In this work we describe two techniques, called bond theory and Möobius photogrammetry, for the study of a particular class of linkages, namely pods, devices constituted of two rigid bodies, called the base and the platform, connected by several rods, called legs, that are attached to the base and the platform via spherical joints. We show how bond theory provides necessary conditions for the mobility of pods in terms of the geometry of its base and platform, and how Möbius photogrammetry can refine these conditions in the case of pentapods, i.e. pods with five legs, with unexpected mobility. The combined use of these two methods, together with some elementary facts from liaison theory - which describes the properties of two algebraic varieties whose union is a complete intersection - yields a construction for a new family of mobile hexapods, i.e. pods with six legs. By employing some recent results on spectrahedra - objects that arise in the context of semidefinite programming - we show that it is possible to obtain a concrete instance of a mobile icosapod, namely a pod with 20 legs.

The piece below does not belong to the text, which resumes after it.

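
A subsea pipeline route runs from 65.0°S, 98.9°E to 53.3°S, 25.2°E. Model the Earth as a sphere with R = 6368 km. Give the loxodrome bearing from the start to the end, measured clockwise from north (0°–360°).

287.4°

Δψ = ln[tan(π/4+φ₂/2)/tan(π/4+φ₁/2)] = +0.4029
Δλ = -1.2863 rad (taken the short way round)
course = atan2(Δλ, Δψ) = 287.39°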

The approach we use is mainly geometric: the starting point for bond theory is to associate to every pod a subvariety of a fixed projective variety - that encodes all the possible configurations of the pod - and to study some of its points that are "limits" of configurations; in Möbius photogrammetry, we attach to every tuple of points in real space a complex curve reflecting how the orthogonal projections of such points behave under Möbius transformations. In both situations, the driving principle is to exploit the presence of complex structures in problems that arise from real situations - namely for which the input data can be encoded via real numbers.